Let us discuss some basic concepts of meristematic tissue and permanent tissue, so we can easily differentiate between meristematic tissue and permanent tissue. When a group of cells performs the same function, it is known as tissue. Usually, these tissues are found in plants. Plant tissue is classified into two types namely meristematic and permanent tissue depending on the cell division capacity. To differentiate between meristematic and permanent tissue in plants you should be thorough with the functions and structures of these tissues. So, let us discuss briefly each of them below.

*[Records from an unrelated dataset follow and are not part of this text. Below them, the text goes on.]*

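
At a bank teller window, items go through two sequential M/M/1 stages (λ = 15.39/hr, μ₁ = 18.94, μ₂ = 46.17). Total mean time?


Each node sees arrival rate λ = 15.39/hr (tandem ⇒ throughput preserved).
W₁ = 1/(μ₁−λ) = 1/(18.94−15.39) = 0.28169 hr
W₂ = 1/(μ₂−λ) = 1/(46.17−15.39) = 0.03249 hr
W_total = W₁ + W₂ = 0.28169 + 0.03249 = 0.31418 hr

Final: 0.31418 hr


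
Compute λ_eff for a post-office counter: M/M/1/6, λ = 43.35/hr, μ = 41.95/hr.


ρ = 1.0334; P_K = (1−ρ)ρ^6/(1−ρ^7) = 0.157303
λ_eff = λ(1 − P_K) = 43.35·(1 − 0.157303) = 43.35·0.842697 = 36.5309 /hr

Final: 36.5309 /hr


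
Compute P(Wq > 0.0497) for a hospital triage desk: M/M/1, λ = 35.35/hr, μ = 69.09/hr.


ρ = 35.35/69.09 = 0.5117
P(Wq > t) = ρ·e^{−(μ−λ)t} = 0.5117·e^{−1.6769}
= 0.5117·0.186957 = 0.095657

Final: 0.095657


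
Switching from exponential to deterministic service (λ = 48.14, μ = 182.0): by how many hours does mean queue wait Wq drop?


ρ = 48.14/182.0 = 0.2645
Wq(M/M/1) = ρ/(μ−λ) = 0.2645/133.86 = 0.001976 hr
Wq(M/D/1) = ρ/(2(μ−λ)) = 0.0009880 hr
Savings = 0.001976 − 0.0009880 = 0.0009880 hr

Final: 0.0009880 hr


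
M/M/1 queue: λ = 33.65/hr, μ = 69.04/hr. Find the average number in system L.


ρ = λ/μ = 33.65/69.04 = 0.4874
L = ρ/(1−ρ) = 0.4874/(1 − 0.4874) = 0.4874/0.5126 = 0.9508

Final: 0.9508


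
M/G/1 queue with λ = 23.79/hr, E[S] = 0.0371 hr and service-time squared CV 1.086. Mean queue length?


ρ = λ·E[S] = 23.79·0.0371 = 0.8826
Lq = ρ²(1+C_s²)/(2(1−ρ)) = 0.7790·(1+1.086)/(2·0.1174)
= 0.7790·2.0860/0.2348 = 6.92128

Final: 6.92128


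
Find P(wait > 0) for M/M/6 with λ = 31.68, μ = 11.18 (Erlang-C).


a = λ/μ = 2.8336; ρ = a/6 = 0.4723
P₀ = 0.058100 (from M/M/c formula)
C(c,a) = [a^c/(c!(1−ρ))]·P₀ = [517.67860/(720·0.5277)]·0.058100
= 1.36244·0.058100 = 0.079158

Final: 0.079158


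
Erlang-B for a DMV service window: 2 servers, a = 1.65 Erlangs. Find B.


B(c,a) = (a^c/c!) / Σ_{k=0}^{c} a^k/k!
a^2/2! = 1.361250
Σ terms (k=0..2): 1.00000 + 1.65000 + 1.36125 = 4.011250
B = 1.361250/4.011250 = 0.339358

Final: 0.339358


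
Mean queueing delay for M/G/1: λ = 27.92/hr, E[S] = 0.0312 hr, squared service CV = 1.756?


ρ = λ·E[S] = 27.92·0.0312 = 0.8711
E[S²] = E[S]²(1+C_s²) = 0.0312²·(1+1.756) = 0.002683
Wq = λ·E[S²]/(2(1−ρ)) = 27.92·0.002683/(2·0.1289) = 0.29056 hr

Final: 0.29056 hr


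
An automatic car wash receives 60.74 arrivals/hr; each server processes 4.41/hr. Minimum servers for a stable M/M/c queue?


Stability requires cμ > λ ⇔ c > λ/μ.
λ/μ = 60.74/4.41 = 13.7732
Minimum integer c = ⌊13.7732⌋ + 1 = 14
Check: 14·4.41 = 61.74 > 60.74, while 13·4.41 = 57.33 ≤ 60.74

Final: 14 servers


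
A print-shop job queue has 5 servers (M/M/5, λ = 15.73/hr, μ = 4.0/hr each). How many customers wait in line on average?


a = λ/μ = 3.9325; ρ = a/5 = 0.7865
P₀ = 0.014394
Lq = P₀·a^c·ρ / (c!·(1−ρ)²) = 0.014394·940.46721·0.7865/(120·0.04558)
= 1.94646

Final: 1.94646


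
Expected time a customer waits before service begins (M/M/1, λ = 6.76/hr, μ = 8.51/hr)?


ρ = 6.76/8.51 = 0.7944
Wq = ρ/(μ−λ) = 0.7944/(8.51 − 6.76) = 0.7944/1.75 = 0.4539 hr

Final: 0.4539 hr


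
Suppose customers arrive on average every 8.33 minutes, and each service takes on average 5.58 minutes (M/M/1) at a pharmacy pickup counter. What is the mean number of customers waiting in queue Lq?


λ = 60/8.33 = 7.2029 /hr
μ = 60/5.58 = 10.7527 /hr
ρ = λ/μ = 7.2029/10.7527 = 0.6699
Lq = ρ²/(1−ρ) = 0.4487/0.3301 = 1.3592

Final: 1.3592


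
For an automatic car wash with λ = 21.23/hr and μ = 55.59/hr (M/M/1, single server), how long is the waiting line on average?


ρ = 21.23/55.59 = 0.3819
Lq = ρ²/(1−ρ) = 0.1459/0.6181 = 0.2360

Final: 0.2360


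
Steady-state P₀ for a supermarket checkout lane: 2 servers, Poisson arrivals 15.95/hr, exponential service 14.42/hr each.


a = λ/μ = 15.95/14.42 = 1.1061; ρ = a/c = 0.5531
Σ_{k=0}^{1} a^k/k! (terms k=0..1) = 1.00000 + 1.10610 = 2.10610
Tail: a^2/(2!(1−ρ)) = 1.22346/(2·0.4469) = 1.36868
P₀ = 1/(2.10610 + 1.36868) = 1/3.47479 = 0.287787

Final: 0.287787


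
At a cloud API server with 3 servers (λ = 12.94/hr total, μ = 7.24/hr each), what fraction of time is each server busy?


ρ = λ/(cμ) = 12.94/(3·7.24) = 12.94/21.72 = 0.5958

Final: 0.5958


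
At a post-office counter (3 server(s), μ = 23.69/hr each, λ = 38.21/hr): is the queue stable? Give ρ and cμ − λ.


Total capacity cμ = 3·23.69 = 71.07/hr
ρ = λ/(cμ) = 38.21/71.07 = 0.5376
Stable ⇔ ρ < 1: YES
Spare capacity = cμ − λ = 71.07 − 38.21 = 32.86/hr

Final: ρ = 0.5376; stable; margin = 32.86/hr


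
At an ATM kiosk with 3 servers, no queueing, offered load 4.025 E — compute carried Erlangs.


B(3,4.025) = 0.452958 (Erlang-B)
Carried load = a(1 − B) = 4.025·(1 − 0.452958) = 4.025·0.547042 = 2.2018 E

Final: 2.2018 Erlangs


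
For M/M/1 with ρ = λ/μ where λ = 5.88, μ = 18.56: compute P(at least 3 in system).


ρ = 5.88/18.56 = 0.3168
P(N ≥ n) = ρ^n = 0.3168^3 = 0.031798

Final: 0.031798


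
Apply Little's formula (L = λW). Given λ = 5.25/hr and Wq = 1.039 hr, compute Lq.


Lq = λWq = 5.25·1.039 = 5.4547

Final: 5.4547


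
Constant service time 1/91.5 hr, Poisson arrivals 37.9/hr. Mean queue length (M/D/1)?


ρ = 37.9/91.5 = 0.4142
M/D/1: Lq = ρ²/(2(1−ρ)) = 0.1716/(2·0.5858) = 0.14644

Final: 0.14644


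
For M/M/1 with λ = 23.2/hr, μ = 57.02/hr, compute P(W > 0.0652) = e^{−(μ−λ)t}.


W ~ Exponential(μ−λ) for M/M/1.
μ − λ = 57.02 − 23.2 = 33.8200
P(W > t) = e^{−(μ−λ)t} = e^{−2.2051} = 0.110243

Final: 0.110243


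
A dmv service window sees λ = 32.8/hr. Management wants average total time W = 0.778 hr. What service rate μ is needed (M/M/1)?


W = 1/(μ−λ) ⇒ μ − λ = 1/W = 1/0.778 = 1.2853
μ = λ + 1/W = 32.8 + 1.2853 = 34.0853 per hr

Final: 34.0853 /hr


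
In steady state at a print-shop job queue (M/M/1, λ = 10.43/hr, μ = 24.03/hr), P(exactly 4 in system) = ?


ρ = 10.43/24.03 = 0.4340
P_n = (1−ρ)·ρ^n = (1 − 0.4340)·0.4340^4 = 0.5660·0.035491 = 0.020087

Final: 0.020087


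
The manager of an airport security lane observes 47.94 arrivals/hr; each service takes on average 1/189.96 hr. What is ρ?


ρ = λ/μ = 47.94/189.96 = 0.2524

Final: 0.2524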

Meristematic tissue is also called meristems. They have the ability to enlarge, differentiate and stretch into other types of cells when they mature. The cells of the meristematic tissue are young and immature but they can divide continuously.
There are three types of meristematic tissue:
Apical Meristem: It is located on the tip of the root and stem which helps in the growth of plants. It is further divided into shoot apical meristem and root apical meristem.
Primary meristem: There are three kinds of primary meristems. Protoderm(develops into epidermis), Procambium( develops into primary xylem and phloem), Ground meristem (develops into the cortex and the pith).
Secondary Meristem: It is also called a lateral meristem because it is around the established cell that helps to grow laterally. There are two types of lateral meristems, vascular cambium (produces secondary xylem and secondary phloem), and cork cambium (produces the periderm which replaces the epidermis).
It contains non-dividing cells that help to perform certain functions. Some of the main functions include the conduction of water, mineral, and nutrition. It also provides support, protection, and helps in photosynthesis.
There are two types of permanent tissues.
Simple Permanent Tissue: They are called simple permanent tissue as they are composed of only one type of cell. All the cells which make simple permanent tissue is made up of the same tissue and have a similar structure. Further, it is divided into three types, namely, parenchyma, collenchyma, and sclerenchyma.
Complex Permanent Tissue: It is composed of more than one type of cell and helps to perform some special functions. Some of the examples are xylem and phloem.
Now, let us learn how to differentiate between meristematic and permanent tissue.
By going through the below table, you will be able to differentiate between meristematic and permanent tissue in plants.
The difference between meristematic and permanent tissue can be understood by learning some of the basic details of meristematic tissue and permanent tissue. From the above-given differences, we can say that both have different functions and structures, And both have equal importance in the growth and development of the plant.
1. What are the Characteristic Features of Permanent Tissue?
Answer. Some of the characteristics of permanent tissue are:
Their cells don’t have the power to divide.
Cells of the permanent tissue are well developed and are in proper shape.
They have a thick cell wall.
They have cell vacuoles.
They have intercellular spaces between the cells.
2. Where is Permanent Tissue Found?
Answer. Almost in all the mature plants, we can find permanent tissue. These tissues carry out some important functions depending on the site of location and their structure. There are two types of permanent tissues: simple permanent tissue and complex permanent tissue. Simple permanent tissue is located below the epidermis, and complex permanent tissue is located in the centre of the roots called a stele in eudicots.